South Korea's economic growth slowed down to 0.4 percent in the second quarter compared to previous three months, weighed down by the faltering global economy and the intensifying debt crisis in the euro zone, data released by the Bank of Korea (BoK) Thursday showed.

In the first quarter, the economy expanded 0.9 percent. This report comes after it was known last month that the country's consumer confidence fell in June as compared to May. The BoK's consumer confidence index, which is an indication of consumers' overall economic outlook, dropped to 101 in June down from 105 in May.

Earlier this month, South Korea's central bank cut the interest rate for the first time in over three years in a move to stimulate the faltering economic growth of the country. The BoK said that it had decided to cut the interest rate by 25 basis points to 3 percent. This easing in the monetary policy was seen as a much-needed thrust to boost liquidity in the financial system and help the economy regain its growth momentum.
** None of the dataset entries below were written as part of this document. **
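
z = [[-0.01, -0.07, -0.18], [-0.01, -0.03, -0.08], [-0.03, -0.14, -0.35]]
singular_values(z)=[0.43, 0.01, 0.0]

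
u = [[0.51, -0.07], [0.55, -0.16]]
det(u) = -0.04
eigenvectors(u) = [[0.74,0.11], [0.67,0.99]]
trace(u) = 0.35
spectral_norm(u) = 0.77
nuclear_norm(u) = 0.82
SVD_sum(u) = [[0.5, -0.11], [0.56, -0.12]] + [[0.01, 0.04], [-0.01, -0.04]]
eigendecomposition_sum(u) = [[0.50, -0.06], [0.45, -0.05]] + [[0.01, -0.01], [0.10, -0.11]]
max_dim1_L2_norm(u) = 0.57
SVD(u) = [[-0.67, -0.74], [-0.74, 0.67]] @ diag([0.7680828394731825, 0.05611373902007976]) @ [[-0.98, 0.22], [-0.22, -0.98]]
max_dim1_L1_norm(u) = 0.71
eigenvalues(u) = [0.45, -0.1]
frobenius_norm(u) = 0.77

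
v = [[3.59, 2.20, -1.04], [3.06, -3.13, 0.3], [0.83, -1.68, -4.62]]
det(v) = 88.02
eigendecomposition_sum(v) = [[(3.97+0j), (1.24+0j), -0.41+0.00j], [1.60+0.00j, (0.5+0j), (-0.17+0j)], [0.07+0.00j, (0.02+0j), (-0.01+0j)]] + [[(-0.19+0.26j), (0.48-0.63j), -0.31-0.41j], [0.73-0.37j, (-1.82+0.87j), 0.23+1.28j], [0.38+1.40j, (-0.85-3.46j), -2.31-0.06j]] + [[-0.19-0.26j,0.48+0.63j,(-0.31+0.41j)], [(0.73+0.37j),-1.82-0.87j,(0.23-1.28j)], [(0.38-1.4j),(-0.85+3.46j),-2.31+0.06j]]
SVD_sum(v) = [[1.46, -0.81, -1.50], [1.90, -1.05, -1.95], [2.76, -1.52, -2.82]] + [[2.46, 1.83, 1.41], [0.47, 0.35, 0.27], [-1.63, -1.22, -0.94]] + [[-0.33, 1.17, -0.95], [0.68, -2.43, 1.98], [-0.30, 1.06, -0.86]]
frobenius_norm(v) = 7.93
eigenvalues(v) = [(4.46+0j), (-4.31+1.07j), (-4.31-1.07j)]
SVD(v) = [[-0.4, 0.82, 0.40], [-0.52, 0.16, -0.84], [-0.75, -0.55, 0.36]] @ diag([5.608010134479304, 4.1022151752415175, 3.8259577869594468]) @ [[-0.65,0.36,0.67], [0.73,0.54,0.42], [-0.21,0.76,-0.62]]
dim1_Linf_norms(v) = [3.59, 3.13, 4.62]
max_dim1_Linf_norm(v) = 4.62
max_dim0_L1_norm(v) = 7.48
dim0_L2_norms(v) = [4.79, 4.18, 4.75]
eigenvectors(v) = [[0.93+0.00j, -0.12-0.15j, -0.12+0.15j], [0.37+0.00j, (0.1+0.47j), (0.1-0.47j)], [(0.02+0j), -0.85+0.00j, (-0.85-0j)]]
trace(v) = -4.16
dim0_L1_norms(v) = [7.48, 7.01, 5.96]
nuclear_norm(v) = 13.54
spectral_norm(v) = 5.61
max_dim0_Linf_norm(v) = 4.62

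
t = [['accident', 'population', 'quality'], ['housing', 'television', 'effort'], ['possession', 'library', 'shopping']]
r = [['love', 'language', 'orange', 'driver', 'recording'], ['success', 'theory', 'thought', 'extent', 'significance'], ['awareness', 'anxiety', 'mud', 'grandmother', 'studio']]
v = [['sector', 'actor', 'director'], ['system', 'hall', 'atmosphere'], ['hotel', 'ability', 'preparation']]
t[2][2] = 'shopping'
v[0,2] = 'director'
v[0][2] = 'director'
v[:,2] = ['director', 'atmosphere', 'preparation']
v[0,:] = ['sector', 'actor', 'director']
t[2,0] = 'possession'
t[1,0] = 'housing'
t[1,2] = 'effort'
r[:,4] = ['recording', 'significance', 'studio']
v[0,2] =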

While cutting the interest rate, the central bank said that growth was likely to be weaker than it had expected, with a negative output gap persisting for longer. South Korea's economic growth forecast was reduced by the central bank to 3 percent this year, down from 3.5 percent prediction made in April.

There is a possibility that the BoK will have to further cut the growth forecast for the year if the situation in Europe worsens, subsequent to the re-emergence of debt problems in Spain. The Asian Development Bank (ADB) reported in April that the country's economic growth was expected to slow down as its exports were going to be badly impacted by the decreasing global demand.

With the euro zone expected to head into a deep recession in the second half of the year, conditions faced by South Korea's exporters are unlikely to improve soon. Exports to the EU have been falling and shipments to the U.S. and China have also been disappointing. The business sentiment too is not expected to be positive as a result of the debt crisis faced by the euro zone, which in turn will affect the job market.